Ein junger Mann freite ein Mädchen aus Echtz. Sein Freund stellte ihn eines Tages zur Rede und fragte ihn: „Bist du auch schon nach zwölf Uhr in dem Hause geblieben? Denn wisse: Die Alte kann etwas mehr als Brot essen.“ Der junge Mann teilte es seinem Vater mit, und dieser sagte: „Das wollen wir einmal untersuchen.“

Am folgenden Samstag ging der Vater mit zu dem Hause. Schon um 11 Uhr drängte die Mutter des Mädchens zum Weggehen, sie gingen aber nicht. Gegen 12 Uhr machte die Alte nicht viel Federlesens: sie blies die beiden an, und da flogen sie zur Türe hinaus. Der Vater sagte darauf zum Sohne: „Komm her, wir wollen durch das Schlüsselloch sehen, was die beiden anfangen.“

Sie sahen, wie die Alte einen Behälter am Herde in der Küche ein Töpfchen entnahm, die Beine mit der Salbe bestrich und dann sprach: „Tipp, der Schornstehn erus“, und damit flog sie in die Höhe. Das gleiche tat auch das Mädchen mit der nämlichen Wirkung. – „Das wollen wir doch auch einmal versuchen“, riet der Vater. Sie machten alles nach, was die Alte getan hatte, und fort flogen sie aus dem Kamin, und dann ging es durch die Luft.
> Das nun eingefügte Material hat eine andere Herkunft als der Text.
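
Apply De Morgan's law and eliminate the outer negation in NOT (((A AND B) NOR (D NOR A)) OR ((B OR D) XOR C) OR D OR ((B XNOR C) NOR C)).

NOT ((A AND B) NOR (D NOR A)) AND NOT ((B OR D) XOR C) AND NOT D AND NOT ((B XNOR C) NOR C)
De Morgan's: NOT(OR of terms) = AND of negations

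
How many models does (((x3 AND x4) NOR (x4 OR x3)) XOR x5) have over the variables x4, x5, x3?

Satisfying assignments: (0,0,0), (0,1,1), (1,1,0), (1,1,1)
Count: 4 out of 8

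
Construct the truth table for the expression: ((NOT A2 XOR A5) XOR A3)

A5 | A2 | A3 | Output
---------------------
0 | 0 | 0 | 1
0 | 0 | 1 | 0
0 | 1 | 0 | 0
0 | 1 | 1 | 1
1 | 0 | 0 | 0
1 | 0 | 1 | 1
1 | 1 | 0 | 1
1 | 1 | 1 | 0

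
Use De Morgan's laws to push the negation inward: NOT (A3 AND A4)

NOT A3 OR NOT A4
De Morgan's: NOT(AND of terms) = OR of negations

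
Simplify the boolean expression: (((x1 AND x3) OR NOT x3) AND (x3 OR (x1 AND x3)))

By distribution ((E OR v) AND (E OR NOT v) = E):
= (x1 AND x3)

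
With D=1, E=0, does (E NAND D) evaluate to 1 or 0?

Substituting: (0 NAND 1)
= 1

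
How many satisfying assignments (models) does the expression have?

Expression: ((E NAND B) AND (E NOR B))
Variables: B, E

Satisfying assignments: (0,0)
Count: 1 out of 4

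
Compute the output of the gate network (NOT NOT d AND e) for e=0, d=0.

Substituting: (NOT NOT 0 AND 0)
= 0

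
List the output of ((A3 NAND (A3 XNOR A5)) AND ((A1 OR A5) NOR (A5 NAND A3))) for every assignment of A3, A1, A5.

A3 | A1 | A5 | Output
---------------------
0 | 0 | 0 | 0
0 | 0 | 1 | 0
0 | 1 | 0 | 0
0 | 1 | 1 | 0
1 | 0 | 0 | 0
1 | 0 | 1 | 0
1 | 1 | 0 | 0
1 | 1 | 1 | 0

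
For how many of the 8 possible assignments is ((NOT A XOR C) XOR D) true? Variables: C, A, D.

Satisfying assignments: (0,0,0), (0,1,1), (1,0,1), (1,1,0)
Count: 4 out of 8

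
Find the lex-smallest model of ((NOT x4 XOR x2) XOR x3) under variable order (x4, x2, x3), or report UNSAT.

x4=0, x2=0, x3=0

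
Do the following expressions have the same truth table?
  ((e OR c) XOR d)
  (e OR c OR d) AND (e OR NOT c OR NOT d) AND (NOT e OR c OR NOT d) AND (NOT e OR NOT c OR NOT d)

Yes, they are equivalent — the two output columns agree on all 8 assignments:
e | c | d | Expression 1 | Expression 2
---------------------------------------
0 | 0 | 0 | 0 | 0
0 | 0 | 1 | 1 | 1
0 | 1 | 0 | 1 | 1
0 | 1 | 1 | 0 | 0
1 | 0 | 0 | 1 | 1
1 | 0 | 1 | 0 | 0
1 | 1 | 0 | 1 | 1
1 | 1 | 1 | 0 | 0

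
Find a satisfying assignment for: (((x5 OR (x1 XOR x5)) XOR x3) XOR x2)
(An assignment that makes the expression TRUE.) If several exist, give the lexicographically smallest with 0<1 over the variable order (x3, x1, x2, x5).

x3=0, x1=0, x2=0, x5=1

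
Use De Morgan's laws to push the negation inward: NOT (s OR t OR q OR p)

NOT s AND NOT t AND NOT q AND NOT p
De Morgan's: NOT(OR of terms) = AND of negations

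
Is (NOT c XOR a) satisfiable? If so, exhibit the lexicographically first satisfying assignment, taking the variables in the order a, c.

a=0, c=0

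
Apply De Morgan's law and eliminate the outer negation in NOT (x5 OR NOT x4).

NOT x5 AND x4
De Morgan's: NOT(OR of terms) = AND of negations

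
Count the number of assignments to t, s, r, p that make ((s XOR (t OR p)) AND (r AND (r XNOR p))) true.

Satisfying assignments: (0,0,1,1), (1,0,1,1)
Count: 2 out of 16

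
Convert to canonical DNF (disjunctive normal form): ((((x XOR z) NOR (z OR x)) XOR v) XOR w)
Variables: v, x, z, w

(NOT v AND NOT x AND NOT z AND NOT w) OR (NOT v AND NOT x AND z AND w) OR (NOT v AND x AND NOT z AND w) OR (NOT v AND x AND z AND w) OR (v AND NOT x AND NOT z AND w) OR (v AND NOT x AND z AND NOT w) OR (v AND x AND NOT z AND NOT w) OR (v AND x AND z AND NOT w)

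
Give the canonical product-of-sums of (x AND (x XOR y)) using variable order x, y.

ΠM(0, 1, 3) = (x OR y) AND (x OR NOT y) AND (NOT x OR NOT y)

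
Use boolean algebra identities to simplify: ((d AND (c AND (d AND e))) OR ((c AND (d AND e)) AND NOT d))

By distribution ((E AND v) OR (E AND NOT v) = E):
= (c AND (d AND e))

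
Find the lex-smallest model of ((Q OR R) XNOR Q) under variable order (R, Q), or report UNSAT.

R=0, Q=0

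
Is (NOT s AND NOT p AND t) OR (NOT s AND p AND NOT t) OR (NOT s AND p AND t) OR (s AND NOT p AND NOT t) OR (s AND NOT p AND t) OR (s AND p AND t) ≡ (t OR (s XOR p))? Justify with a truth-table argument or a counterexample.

Yes, they are equivalent — the two output columns agree on all 8 assignments:
s | p | t | Expression 1 | Expression 2
---------------------------------------
0 | 0 | 0 | 0 | 0
0 | 0 | 1 | 1 | 1
0 | 1 | 0 | 1 | 1
0 | 1 | 1 | 1 | 1
1 | 0 | 0 | 1 | 1
1 | 0 | 1 | 1 | 1
1 | 1 | 0 | 0 | 0
1 | 1 | 1 | 1 | 1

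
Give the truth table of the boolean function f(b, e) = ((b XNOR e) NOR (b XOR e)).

b | e | Output
--------------
0 | 0 | 0
0 | 1 | 0
1 | 0 | 0
1 | 1 | 0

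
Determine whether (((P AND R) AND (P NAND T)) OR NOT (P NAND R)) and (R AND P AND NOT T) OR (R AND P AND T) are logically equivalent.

Yes, they are equivalent — the two output columns agree on all 8 assignments:
R | P | T | Expression 1 | Expression 2
---------------------------------------
0 | 0 | 0 | 0 | 0
0 | 0 | 1 | 0 | 0
0 | 1 | 0 | 0 | 0
0 | 1 | 1 | 0 | 0
1 | 0 | 0 | 0 | 0
1 | 0 | 1 | 0 | 0
1 | 1 | 0 | 1 | 1
1 | 1 | 1 | 1 | 1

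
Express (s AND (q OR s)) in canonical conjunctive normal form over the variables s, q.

(s OR q) AND (s OR NOT q)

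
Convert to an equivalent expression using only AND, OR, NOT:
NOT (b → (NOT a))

b AND a
(Negated implication: NOT(A → B) = A AND NOT B)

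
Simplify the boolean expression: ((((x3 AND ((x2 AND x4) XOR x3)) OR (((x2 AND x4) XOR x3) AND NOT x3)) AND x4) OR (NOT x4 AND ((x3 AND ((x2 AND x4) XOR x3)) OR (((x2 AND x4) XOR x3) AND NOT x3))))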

Bald gelangten sie vor einen hell erleuchteten Saal, in dem eine große Gesellschaft sich mit dem Tanze belustigte. Auch sie tanzten mit und trafen dabei die beiden, die sie noch vor kurzem verlassen hatten. Der Vater tanzte mit der Alten und der Sohn mit der Tochter. Bei einer Pause fragte die Alte den Vater: „Wie seid ihr hierher gekommen?“ Der Vater erwiderte: „Wie auch ihr, tipp, der Schonstehn erus.“ Wieder ergriff die Alte das Wort: „Nun will ich euch einen guten Rat geben. Gleich kommt für jeden ein Bod, den ihr besteigt, und der euch im Nu an den Ausgangspunkt führt. Sprechet aber keiner ein Wort, sonst geht es euch schlimm.“ – Sie taten das auch.

Der Bod flog dahin und setzte den Vater an dem Herde ab in dem Hause des Mädchens. Dem Sohne erging es anders. Er hatte eine solche Freude daran, wie er so leicht und schnell durch die Luft flog, so daß er, uneingedenk der Warnung, den Bod anredete. In dem Augenblick war der Bod unter ihm verschwunden, und er stürzte herab und kam um.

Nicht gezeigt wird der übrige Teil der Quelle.